For our third and final look back at NWJP’s unique contributions to the fight for workers’ rights over the last 20 years, we want to lift up the piece that is very high profile: immigrant rights.
From the Alien and Sedition Acts of 1798 to the Trump travel ban of 2017, immigrants in the US have long been the focus of various kinds of extremely harsh repression. At NWJP, we see how that repression leads to more forms of exploitation for immigrant workers. A recent national study found that 2/3 of low-wage workers suffered some type of wage violation during the week prior to being surveyed; the number is even higher for immigrant workers. To build the movement for all workers’ rights, we must be a part of the movement for immigrants’ rights. NWJP is proud to be right there at the intersection, fighting back against the various waves of anti-immigrant initiatives, and helping push forward when there are opportunities.
Right after forming in 2003, NWJP rode with and provided legal advice and representation to the 49 immigrant and other freedom riders on the Portland bus in the Immigrant Workers Freedom Ride. Buses came from across the U.S. to Washington, D.C. to lobby for Comprehensive Immigration Reform. Despite threats and the ultimate failure of Reform, the action successfully drew organized labor and the Black community into a common struggle for immigrant rights, and spread a powerful immigrant rights message throughout the country.
In 2008 and 2009, in Columbia County, we helped defeat one Arizona-style anti-immigrant ballot measure, and litigated and won the blocking of another. NWJP represented local businesses to stand up to anti-immigrant efforts to criminalize undocumented workers in the construction industry.
As anti-immigrant sentiment in Oregon grew, many potential allies expressed concern about some aspects of the economic and cultural changes that were happening in Oregon. In response, from 2008 to 2010, we organized and conducted dozens of “myth buster” discussions throughout urban and rural Oregon to dispel untruths and to help allies better understand the complexities of immigration and the lives of immigrant workers.
Working with allies in 2014, we successfully advocated for an end to the Oregon sheriffs’ practice of honoring ICE Holds. One of the main ways that ICE was able to deport immigrants was that when sheriffs arrested immigrants, ICE would place a “Hold” on them, meaning that sheriffs would not release immigrants when there was no longer a law enforcement justification for jailing them, but, instead, wait until ICE came to the jail to arrest them.
In 2018-2019, we responded in various ways to Trump administration policies that were creating terror in immigrant families: we did community outreach on I-9 audits conducted by the administration; we educated workers, the community and employers about Social Security Administration “no match” letters, an effort by the Trump Administration to co-opt employers into acting as federal immigration officials; and we participated in several raids response coalitions.
NWJP has long worked in coalition with allies like PCUN, CAUSA, IMiIRJ, organized labor and others with respect to countless public policy campaigns, for example, the 2018 defeat of Measure 105--the ballot measure designed to repeal Oregon’s historic sanctuary law and the 2019 passing of Drivers Licenses For All – ensuring that all Oregonians, regardless of citizenship, would be able to receive a driver’s license.
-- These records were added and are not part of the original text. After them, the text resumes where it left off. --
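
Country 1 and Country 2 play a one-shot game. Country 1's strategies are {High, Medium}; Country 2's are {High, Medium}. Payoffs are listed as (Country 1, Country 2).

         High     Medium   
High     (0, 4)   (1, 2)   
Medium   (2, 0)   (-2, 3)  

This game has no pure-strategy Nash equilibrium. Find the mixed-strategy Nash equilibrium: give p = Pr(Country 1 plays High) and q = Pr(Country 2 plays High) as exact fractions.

Each player's mixing probability is pinned down by making the *other* player indifferent.
Country 2 indifferent between High and Medium: p·4 + (1−p)·0 = p·2 + (1−p)·3 ⟹ 0 + 4p = 3 + (-1)p ⟹ p = 3/5.
Country 1 indifferent between High and Medium: q·0 + (1−q)·1 = q·2 + (1−q)·(-2) ⟹ 1 + (-1)q = (-2) + 4q ⟹ q = 3/5.

p = 3/5, q = 3/5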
In 2019, we collaborated with partners to successfully petition the Oregon Chief Justice to adopt a court rule forbidding warrantless arrests by ICE in or around Oregon courthouses in order to protect the rights of immigrant workers to pursue their legal claims in court or to testify in support of other workers.
A tremendous obstacle to immigrant workers being able to stand up for themselves on the job is the overwhelming fear of being deported in retaliation for doing so. In 2022 and 2023, we have led efforts with state and federal agencies to persuade them to provide “Statements of Interest” to US Citizenship and Immigration Services so that workers complaining of employment violations can obtain two-year work permits and deferred action to be able to safely pursue their claims.
And, in 2023, we hired an immigration lawyer to help workers obtain employment-based immigration relief, like this new Deferred Action for Labor Based Enforcement and U- and T- visas.
While there is still much work to be done, NWJP--with its expertise in both immigrants’ and workers’ rights—helped build the strong local and national coalitions that made these wins possible. 20 years of relationship building has been a key to building worker and community power. Our movements for economic, immigrant and racial justice need the kind of legal support that steadfastly advances the cause of justice, and NWJP has been doing just that for the past twenty years. With your support, we will be part of this fight for another twenty years.